After all, when companies start offering charitable donations on behalf of all employees coming into the office, as Salesforce did in June, it’s a cry for help. Many real estate industry experts argue that there’s no case for optimism for the city’s Class B office owners.

“In many cases, unfortunately, their option may be handing over the keys to your lender,” said Josh Zegen, managing principal and co-founder of Madison Realty Capital, which specializes in financing commercial real estate. “You’re starting to see more and more of that happen.”

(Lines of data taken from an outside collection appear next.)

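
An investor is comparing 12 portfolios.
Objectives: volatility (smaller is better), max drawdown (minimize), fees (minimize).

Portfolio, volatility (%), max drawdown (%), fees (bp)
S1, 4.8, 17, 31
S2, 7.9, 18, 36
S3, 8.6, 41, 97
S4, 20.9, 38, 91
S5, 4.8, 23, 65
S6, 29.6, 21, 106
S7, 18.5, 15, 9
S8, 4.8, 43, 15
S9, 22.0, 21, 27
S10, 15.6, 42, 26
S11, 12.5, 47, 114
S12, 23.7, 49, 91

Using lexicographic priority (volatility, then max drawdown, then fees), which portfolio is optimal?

S1

First minimize volatility: best is 4.8, kept {S1, S5, S8}.
Then minimize max drawdown: best is 17, kept {S1}.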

Meanwhile, some city leaders are fighting for more office-to-residential conversions, as the population of city homeless shelters reaches 100,000. In August, Mayor Adams announced plans to convert more buildings in Manhattan to residential spaces, by rezoning manufacturing areas in Midtown and by allowing buildings built as recently as 1990 to be converted into housing.

Right now, only those built before 1977 or 1961, depending on location, can be converted. The plan would require City Council approval.

The Gurals have urged more support for office conversions, too. Eric Gural’s cousin Brian Steinwurtzel is helping to oversee for GFP what would be the country’s largest-ever conversion of a building from offices to housing, creating some 1,300 apartments at 25 Water Street. But Mr. Gural stressed that building owners needed rezoning policies and tax incentives to propel conversions.

“We’ve just lost every round of a 15-round fight,” Mr. Gural said of the city’s building owners. “We’re lying on the mat. We have blood coming out of our nose. And our head hurts.”

For a bloodied fighter, Mr. Gural spoke with a sense of cheer. Sitting in a blues bar in Midtown West, he picked up a butter knife and turned it on its edge. He explained that the bar, like the butter knife, is extremely narrow — meaning it could be repurposed to house people.

Looking around the neon-lit space, mostly empty on a weekday at lunch, the eternal New York optimist declared: “I can make apartments here.”